Ripetutamente a Verona si è detto che la formazione delle coscienze delle persone viene molto prima delle scelte personali e autonome anche in campo politico. Nel convegno di Palermo, sotto l’impulso di Giovanni Paolo II, ha detto il presidente della Cei, era emerso un impegno ben preciso, quello del “discernimento comunitario”. Ora, anche e proprio perché, secondo alcuni, questo obiettivo nel decennio trascorso non sarebbe stato pienamente realizzato, va riproposto con maggior convinzione. Diversamente diventerebbe sempre più difficile per quanti sono collocati in formazioni politiche diverse «dialogare e aiutarsi reciprocamente ad operare in maniera coerente con i comuni valori cui aderiscono». Proprio per questo anche a Verona, è stata auspicata, nella sintesi di Luca Diotallevi sull’ambito della cittadinanza, la costituzione di «luoghi finalmente permanenti di discernimento comunitario, aperti a competenze e professioni, a uomini e donne, a giovani, costantemente e rigorosamente attenti ai processi ed ai soggetti civili (politici, economici, ecc.) ed ai segni dei tempi che possono custodire».

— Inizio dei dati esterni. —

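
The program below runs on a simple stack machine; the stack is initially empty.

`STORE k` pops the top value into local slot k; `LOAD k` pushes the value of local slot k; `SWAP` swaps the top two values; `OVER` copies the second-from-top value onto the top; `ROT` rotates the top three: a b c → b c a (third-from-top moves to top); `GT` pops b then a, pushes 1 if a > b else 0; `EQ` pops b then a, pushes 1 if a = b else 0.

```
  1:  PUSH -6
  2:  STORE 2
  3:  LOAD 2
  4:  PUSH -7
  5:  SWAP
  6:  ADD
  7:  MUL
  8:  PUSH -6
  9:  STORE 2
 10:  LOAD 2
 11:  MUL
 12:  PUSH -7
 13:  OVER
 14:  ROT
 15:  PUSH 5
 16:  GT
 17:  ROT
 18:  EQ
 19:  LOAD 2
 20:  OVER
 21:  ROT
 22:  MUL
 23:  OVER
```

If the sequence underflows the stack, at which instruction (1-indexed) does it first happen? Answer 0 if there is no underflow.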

Riaffermando l’urgenza della formazione delle coscienze e del discernimento comunitario, in più occasioni, è emersa come prioritaria la cosiddetta “questione antropologica”. Si tratta, ha detto il cardinal Ruini, di una “novità di grande spessore”, dal momento che qui «si intrecciano tutti gli interrogativi intorno all’uomo su chi egli realmente sia, sui suoi rapporti con il mondo e la natura, sui suoi comportamenti personali e sociali, sulle nuove e crescenti possibilità di intervento sulla sua stessa realtà che le scienze e le tecnologie stanno sempre più aprendo».

A Verona, purtroppo, non è stata affrontata con la stessa consapevolezza un’altra questione, quella “islamica”. Rileggendo, infatti, la documentazione del convegno, troviamo a questo riguardo, solo sporadici accenni. Se per Savino Pezzotta, ad esempio, il problema dell’immigrazione costituirà «una delle questioni che più turberà le nostre comunità e il paese», per il cardinal Ruini non si potrà certo ignorare il «risveglio religioso, sociale e politico dell’islam e la volontà di essere di nuovo protagoniste sulla scena mondiale che accomuna almeno in qualche misura le popolazioni islamiche, pur con tutte le differenze e le tensioni che esistono tra di essere». È un grande processo, ha aggiunto, «che ci tocca da vicino, sotto il profilo religioso e non soltanto sociale, economico e politico, anche perché, nel quadro generale dei grandi fenomeni migratori, è forte la presenza islamica in Europa e ormai anche in Italia». Si tratta di una presenza, aggiungiamo noi, che già ora e più ancora nei prossimi anni porrà sicuramente alla Chiesa in Italia un serio e preoccupante problema in più.

 

Angelo Arrighini

 

1 Alcuni dati statistici: 11 cardinali, 222 vescovi, 608 sacerdoti, 322 religiosi/e, 15 consacrati laici, 1.275 laici, 270 invitati, a cui va aggiunta, oltre ai circa 700 operatori dell’informazione, anche la mobilitazione di un “esercito” di volontari: 700 della diocesi e 600 della protezione civile, senza contare i ben 170 cuochi e camerieri per i pasti consumati in Fiera, sede del convegno.

2 Testimoni, n. 18.

3 Vedi lo “Speciale” di questo numero di Testimoni.